Fitorimediazione: ripulire il terreno dagli inquinanti con l’ausilio delle piante
Di NicolettaLe piante sono alla base dell’ecosistema: se un inquinante entra nel nostro habitat viene prima di tutto assorbito dai vegetali, che poi sono mangiati dagli animali e, direttamente o indirettamente, anche dall’uomo. Per questo è estremamente importante che i terreni agricoli siano privi di inquinanti e irrigati con acqua di qualità.
Il risvolto di questa proprietà tipica dei vegetali è che le piante possono offrire all’uomo un aiuto prezioso sia nel monitoraggio della contaminazione dei suoli e della acque che nella loro de-contaminazione o quanto meno nella riduzione dell’inquinamento.
Il biorsanamento
Di quest’ultimo aspetto si occupa la fitorimediazione (in inglese, phytoremediation), un metodo per rimuovere gli agenti inquinanti dal terreno mediante l’uso di piante. Questo settore della biorimediazione (una disciplina più ampia che utilizza anche microorganismi o miceti) sfrutta alcune specie vegetali chiamate iperaccumulatori, capaci di assorbire sostanze tossiche presenti nel suolo o nell’acqua – come metalli, pesticidi, solventi, esplosivi, petrolio greggio e suoi derivati.
Allo stato si conoscono almeno 450 specie vegetali capaci di iperaccumulare i metalli. Si utilizzano piante dalla crescita veloce, che richiedono molta acqua, molte di esse sono graminacee; le radici delle piante assorbono l’acqua e le sostanze biodisponibili contenute nel terreno (inclusi i contaminanti), li portano lungo il tronco e i rami fino alle foglie e ai frutti. Raccogliendo ed eliminando le foglie o i frutti il terreno si decontamina – almeno in parte.
Non si tratta di una pratica veloce né di una panacea, ma di un sistema buono e non invasivo per bonificare i terreni da alcune sostanze non diversamente eliminabili senza necessità di scavare o sostituire il suolo contaminato.
I costi della biorimediazione sono solitamente inferiori ad altri metodi di decontaminazione e i risultati sono facilmente monitorabili. Purtroppo il raggio di azione è limitato all’area e alla profondità occupata dalle radici e questo non è certo un vantaggio. Inoltre, se a essere inquinata è la falda acquifera, a poco servirà la piantumazione del terreno.
In ogni caso, le piante “intossicate” devono essere eliminate in maniera corretta con procedure ad hoc: di solito, lo si fa mediante incenerimento. Comunque esse non devono entrare nel ciclo normale dei rifiuti da compostaggio o da discarica. La ricerca attuale tenta di “compartimentare” il più possibile l’inquinante: ad esempio, farlo dirigere nelle foglie, in modo da eliminare solo quelle e di mantenere viva la pianta.

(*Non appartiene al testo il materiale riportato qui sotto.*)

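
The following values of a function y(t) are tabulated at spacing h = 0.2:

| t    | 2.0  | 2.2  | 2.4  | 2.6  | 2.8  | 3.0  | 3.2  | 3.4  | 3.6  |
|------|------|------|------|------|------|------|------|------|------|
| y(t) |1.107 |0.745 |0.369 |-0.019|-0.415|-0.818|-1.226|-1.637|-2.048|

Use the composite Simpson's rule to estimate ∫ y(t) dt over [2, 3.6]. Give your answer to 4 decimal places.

h = 0.2, n = 8.
(h/3)·[y₀ + 4y₁ + 2y₂ + 4y₃ + 2y₄ + 4y₅ + 2y₆ + 4y₇ + y₈] = 0.066667·(-10.401) = -0.6934.

-0.6934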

Terra dei fuochi: allo studio interessanti metodi di biorisanamento
Da anni sta continuando il lavoro di monitoraggio dei territori di centinaia di comuni delle provincie di Napoli e Caserta alla ricerca degli ettari a effettivo rischio di contaminazione.
Da sempre, infatti, i campi inquinati vengono bonificati in maniera industriale, con asportazione del terreno e lavorazione in appositi impianti mediante l’utilizzo di mezzi fisici e chimici. Il biorisanamento (in inglese, bioremediation), ovvero la degradazione di determinate molecole mediante agenti naturali è una soluzione presa in considerazione più di recente e che dà grandi speranze per il futuro.
In questa disciplina nasce dall’osservazione dei processi naturali: in qualsiasi ambiente, anche il più estremo, esiste sempre qualche microorganismo o insetto che è in grado di vivere in tali condizioni avverse. Lo studio di questi organismi consente di capire quali sono i meccanismi precisi di degradazione delle sostanze dell’ambiente e quindi della loro sopravvivenza in condizioni esasperate. Esistono enzimi prodotti da muffe e batteri che sono capaci di degradare o annientare le sostanze inquinanti di acque e suoli avvelenati dai rifiuti tossici. Questi enzimi possono essere fatti riprodurre su più ampia scala in laboratorio. Ad esempio si stanno studiando insetti in grado di sopravvivere al pentaclorofenolo, molecola biocida ad ampissimo spettro di azione molto presente nei terreni inquinati.
Ma nella Terra dei fuochi c’è anche chi ha deciso di prevenire invece di curare: se l’acqua dei pozzi è contaminata, per le coltivazioni si può irrigare usando solo acqua piovana. Questo significa mettere in campo maggiori sforzi e impegni e rischiare di più producendo minori quantità di prodotti agricoli, ma non mettere sul mercato cibo contaminato.